Nieuws

Waarom een gebroken mast te groot is voor de rechtszaal

Toine Heijmans schreef een column over de rechtszaak in de Volkskrant:

Een schip praat maar vertelt niet alles. Het tikt en kreunt, trilt en fluit, het zendt duizend signalen uit, ook noodsignalen, sommige onzichtbaar en onhoorbaar. Elke zeiler die uit liefde zeilt weet dat, en elke zeiler zeilt uit liefde.

De grote mast brak voor de haven. Dit was het einde van een week op zee, en het einde van drie mannen. Ze stonden op rij langs de fokkeboom om het voorzeil te bergen, toen 6 meter mast hun schedels verbrijzelde.

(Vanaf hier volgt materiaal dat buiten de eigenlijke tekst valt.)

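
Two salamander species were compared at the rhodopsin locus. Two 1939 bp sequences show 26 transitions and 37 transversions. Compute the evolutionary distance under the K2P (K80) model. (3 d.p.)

P = 26/1939 ≈ 0.013409 and Q = 37/1939 ≈ 0.019082.
Under the Kimura two-parameter model, d = −½ ln(1 − 2P − Q) − ¼ ln(1 − 2Q).
1 − 2P − Q = 0.9541, giving −½ ln(0.9541) = 0.023493.
1 − 2Q = 0.961836, giving −¼ ln(0.961836) = 0.009728.
d = 0.023493 + 0.009728 = 0.033221.

0.033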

Het verdriet is groter dan de rechtszaal, toch is er een zaak, ‘we hebben het over schuld’, begint de president. En wie ben ik, zegt de schipper, ‘om hier de slachtofferrol aan te nemen.’

Daarna is het, opnieuw, akelig stil.

De schipper zeilt niet meer. De mannen leven niet meer. Hun families zijn kapot. Schuld en verdriet gaan vaker samen, maar het een heft het ander nooit op.

Thomas zit vooruitgeschoven in de rechtszaal; achter zijn brede rug eerst zijn gezin, dan een haag andere schippers van de bruine vloot, zeilers uit liefde die met hun klassieke schepen groepen vervoeren over groot water. Daarachter zit Christian uit Duitsland die zijn zoon, zijn broer en zijn beste vriend verloor aan boord van tweemastklipper Amicitia, in windkracht 5, voor de havenhoofden van Harlingen. Een volstrekt onaangekondigde dood.

Het Openbaar Ministerie verdenkt Thomas van verwijtbare nalatigheid, van culpa, van een ‘schulddelict’, van dood door schuld. De schipper wist niet dat de mast rot was maar kon hij het wel weten? Justitie nam twee jaar en drie maanden tot de rechtszaak, een voor iedereen onmogelijke, eindeloze tijd. Een vacuüm. En nu is het dan zover.